Tout ça pour ça ! Trente-six jours de campagne et 612 millions de dollars plus tard, le Canada se retrouve à la case départ, avec un gouvernement minoritaire libéral, avec un Parlement qui aura pratiquement la même configuration.

Pari perdu, donc, pour Justin Trudeau, qui devra se plier à la volonté des Canadiens. Et la dernière chose que les électeurs souhaitent, c’est retourner aux urnes dans 18 mois, possibilité évoquée par le chef libéral lors des débats.

Alors, on ne peut que souhaiter que tous les partis fassent preuve d’humilité et de maturité politique, qu’ils retournent au parlement pour travailler ensemble.

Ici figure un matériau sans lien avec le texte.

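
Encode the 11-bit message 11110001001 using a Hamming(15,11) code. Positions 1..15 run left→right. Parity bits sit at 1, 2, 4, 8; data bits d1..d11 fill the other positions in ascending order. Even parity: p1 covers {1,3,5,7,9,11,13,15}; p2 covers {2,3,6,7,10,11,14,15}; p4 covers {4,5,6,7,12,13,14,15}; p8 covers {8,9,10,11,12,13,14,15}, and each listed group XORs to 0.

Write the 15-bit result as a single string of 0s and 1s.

Place data at non-parity positions: p1 p2 1 p4 1 1 1 p8 0 0 0 1 0 0 1
p1 (pos 1,3,5,7,9,11,13,15): XOR of data positions = 1⊕1⊕1⊕0⊕0⊕0⊕1 = 0
p2 (pos 2,3,6,7,10,11,14,15): XOR of data positions = 1⊕1⊕1⊕0⊕0⊕0⊕1 = 0
p4 (pos 4,5,6,7,12,13,14,15): XOR of data positions = 1⊕1⊕1⊕1⊕0⊕0⊕1 = 1
p8 (pos 8,9,10,11,12,13,14,15): XOR of data positions = 0⊕0⊕0⊕1⊕0⊕0⊕1 = 0
Codeword: 001111100001001

001111100001001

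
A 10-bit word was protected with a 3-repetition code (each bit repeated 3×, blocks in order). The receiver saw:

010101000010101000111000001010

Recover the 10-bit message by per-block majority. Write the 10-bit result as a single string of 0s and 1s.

0100101000

Block 1 (010): 1 one → 0
Block 2 (101): 2 ones → 1
Block 3 (000): 0 ones → 0
Block 4 (010): 1 one → 0
Block 5 (101): 2 ones → 1
Block 6 (000): 0 ones → 0
Block 7 (111): 3 ones → 1
Block 8 (000): 0 ones → 0
Block 9 (001): 1 one → 0
Block 10 (010): 1 one → 0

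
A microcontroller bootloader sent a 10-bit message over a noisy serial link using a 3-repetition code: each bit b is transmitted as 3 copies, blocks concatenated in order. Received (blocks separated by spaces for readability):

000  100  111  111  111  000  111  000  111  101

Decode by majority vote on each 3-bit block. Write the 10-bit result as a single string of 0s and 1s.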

En équipe. Pour le bien commun de tous les Canadiens qui veulent en finir avec la pandémie et remettre le pays sur les rails.

Mais on le sait, l’appétit du pouvoir sans partage fait en sorte que l’espérance de vie moyenne d’un gouvernement minoritaire n’est que de 21 mois au Canada depuis les années 1950.

Or, ce n’est pas une fatalité.

Les politiciens doivent se faire à l’idée : les gouvernements minoritaires sont devenus monnaie courante au Canada. Depuis 2004, cinq des sept élections fédérales se sont soldées par un résultat minoritaire, si on inclut celles-ci.

Les partis politiques doivent se sortir de la tête l’idée qu’un gouvernement minoritaire n’est qu’une période de probation, en attendant le moment propice pour obtenir une majorité.

Il est vrai que trois gouvernements minoritaires provinciaux (Colombie-Britannique, Nouveau-Brunswick et Terre-Neuve-et-Labrador) ont profité de la pandémie pour déclencher des élections qui les ont menés à une majorité.

La recette n’a pas fonctionné au fédéral.

La grogne des électeurs mécontents d’avoir été appelés aux urnes, pour des raisons strictement partisanes, n’a fait que s’intensifier au fil de la campagne. Dix jours avant le jour J, plus des deux tiers de la population jugeaient toujours que le scrutin était inutile.

Les électeurs ont donc sanctionné les libéraux pour ne pas avoir été au bout de leur mandat, alors que le Parlement demeurait fonctionnel.

Bien sûr, un gouvernement minoritaire nécessite davantage de compromis. Mais cela n’empêche pas d’accomplir de grandes choses. On l’a vu dans le passé, au Canada et partout dans le monde.

Et la géométrie actuelle de la Chambre des communes, où le gouvernement pourra obtenir une majorité de voix tant avec l’appui du Bloc québécois qu’avec celui du Nouveau Parti démocratique, permettra aux libéraux de continuer à faire des alliances à la carte, selon les enjeux.

La démocratie y gagne, puisque ces alliances représentent souvent une plus grande proportion des électeurs qu’un gouvernement majoritaire qui peut être porté au pouvoir avec seulement 38 % du vote populaire, comme on l’a vu avec la Coalition avenir Québec.

Mais restons sur la scène fédérale.

Le gouvernement Trudeau aura fort à faire pour unifier le pays, qui est plus clivé que jamais, à l’issue d’une campagne où la démocratie en a pris pour son rhume.

On a même vu des manifestants lancer du gravier à la tête de Justin Trudeau.

C’est en conquérant ces orphelins politiques que Maxime Bernier a réussi à obtenir 5 % des voix à l’échelle nationale, ce qui démontre que le Canada n’est pas immunisé contre la montée d’un populisme plus radical.

Non, réconcilier le pays ne sera pas aisé.

La méthode O’Toole a été un échec. Lui qui promettait une chose et son contraire, en fonction de l’audience, a été mis face à ses contradictions en fin de parcours, ce qui a plombé sa fin de campagne.

Malgré les défis et les tensions, les partis politiques ont l’obligation de chercher de véritables voies de passage, en laissant derrière « certaines rancœurs du passé », comme l’a dit le chef bloquiste, Yves-François Blanchet, à la lumière des résultats.

On ne peut pas retirer à un gouvernement minoritaire le pouvoir de déclencher des élections avant le terme de son mandat. Autrement, le Parlement pourrait se retrouver dans une véritable impasse. Mais c’est une arme à utiliser en dernier recours seulement.

C’est la leçon qu’on doit retenir de ces élections. Justin Trudeau dit avoir compris le message : « Ça ne vous tente plus qu’on parle de politique et d’élections », a-t-il dit dans son discours. Mais le message s’adresse à tous les partis qui doivent agir en toute bonne foi pour faire avancer le pays.